3.3 - Dos depoimentos prestados 
3.3.1 - Dr. Eugênio Klein Dutra - Titular do Cartório do 6º Ofício de Registro de Imóveis de Belo Horizonte e Presidente do Sindicato dos Notários e Registradores de Minas Gerais - SINOREG-MG 
Após fazer considerações sobre a competência constitucional para a fiscalização dos atos praticados pelos notários e registradores, o depoente adiantou as informações divulgadas na imprensa relativas à correição recentemente realizada em todas as serventias do Estado de Minas Gerais. 
Fez alusão ao pronunciamento da Juíza Corregedora Mariza de Melo Porto, que, em entrevista ao jornalista Rogério Tavares, assegurou que nenhuma irregularidade grave foi constatada e que as recomendações para o aprimoramento dos serviços já haviam sido feitas, caso a caso. 

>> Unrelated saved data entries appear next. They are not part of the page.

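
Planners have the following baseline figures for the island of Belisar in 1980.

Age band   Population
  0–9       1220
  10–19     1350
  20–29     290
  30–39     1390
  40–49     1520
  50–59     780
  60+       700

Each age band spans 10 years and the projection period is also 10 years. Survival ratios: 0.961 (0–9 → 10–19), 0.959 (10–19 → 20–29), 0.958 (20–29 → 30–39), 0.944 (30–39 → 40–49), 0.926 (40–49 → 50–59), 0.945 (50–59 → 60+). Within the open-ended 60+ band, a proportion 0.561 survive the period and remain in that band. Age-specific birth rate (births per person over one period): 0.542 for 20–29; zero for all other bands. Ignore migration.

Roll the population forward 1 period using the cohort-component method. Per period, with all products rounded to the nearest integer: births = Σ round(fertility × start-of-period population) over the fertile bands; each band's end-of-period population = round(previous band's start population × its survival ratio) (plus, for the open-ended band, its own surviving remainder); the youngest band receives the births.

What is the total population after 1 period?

6752

Let band 1 be 0–9 through band 7 = 60+.
— Period 1 —
Births: 290 * 0.542 = 157
Band 2: 1220 * 0.961 = 1172
Band 3: 1350 * 0.959 = 1295
Band 4: 290 * 0.958 = 278
Band 5: 1390 * 0.944 = 1312
Band 6: 1520 * 0.926 = 1408
Band 7: 780 * 0.945 + 700 * 0.561 = 737 + 393 = 1130
Giving 157 / 1172 / 1295 / 278 / 1312 / 1408 / 1130.
Total after period 1: 157 + 1172 + 1295 + 278 + 1312 + 1408 + 1130 = 6752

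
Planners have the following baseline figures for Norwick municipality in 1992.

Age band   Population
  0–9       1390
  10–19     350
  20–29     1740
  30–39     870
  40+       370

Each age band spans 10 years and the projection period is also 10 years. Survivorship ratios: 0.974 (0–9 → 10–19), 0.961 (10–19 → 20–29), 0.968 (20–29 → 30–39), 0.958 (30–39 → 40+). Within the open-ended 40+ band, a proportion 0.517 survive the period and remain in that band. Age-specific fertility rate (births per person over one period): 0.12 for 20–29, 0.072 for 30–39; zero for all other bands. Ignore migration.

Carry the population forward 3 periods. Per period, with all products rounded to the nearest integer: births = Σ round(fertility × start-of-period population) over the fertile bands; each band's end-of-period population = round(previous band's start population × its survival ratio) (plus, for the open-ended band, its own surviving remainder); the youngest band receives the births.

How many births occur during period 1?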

Criticou o papel da mídia, que procura retirar a credibilidade das serventias do foro extrajudicial, o qual, segundo o depoente, presta, de forma eficiente e correta, relevantes serviços à cidadania. 
Teceu críticas aos trabalhos da CPI, à qual, segundo o depoente, não compete exercer a fiscalização dos serviços notariais e de registro. 
Buscando argumentos na legislação federal e em súmulas do Supremo Tribunal Federal, taxou de inconstitucional e ilegal a Lei nº 12.727, cujas alterações porporcionaram a instituição do Selo e da Taxa de Fiscalização Judiciária. 
Sugeriu reformulações na lei que instituiu a Taxa de Fiscalização Judiciária para que fosse retirada desta a pecha de inconstitucionalidade. 
Protestou contra o fato de os notários e registradores estarem obrigados a fiscalizar o recolhimento de tributos federais, estaduais e municipais de forma gratuita, estando eles a exercer uma função fiscalizadora muito mais eficiente do que a exercida pelos próprios fiscais. 
Demonstrou, mediante apresentação de dados numéricos, os custos para manutenção de uma serventia, sugerindo a redução do valor da taxa para melhor viabilizar a atividade dos notários e dos registradores. 
Interrogado, esclareceu que a legislação prevê a obrigatoriedade de proceder-se a uma correição, a cada ano, nas serventias, o que não tem ocorrido com regularidade. Disse ser possível que ocorra, no interior do Estado, que a serventia permaneça sem nenhuma fiscalização por períodos superiores a três anos. Lembrou a instituição de selos na administração Campos Sales, que abandonou essa prática em face do fracasso na fiscalização mediante a utilização desse método. Reportou-se à implementação da fiscalização por meio de selo no Estado de São Paulo onde já foram baixados 70 provimentos. Fez críticas às exigências da Corregedoria-Geral de Justiça, que, por meio de provimento, exige um selo para cada unidade que componha o edifício incorporado ou um selo para cada lote, no caso de loteamentos. 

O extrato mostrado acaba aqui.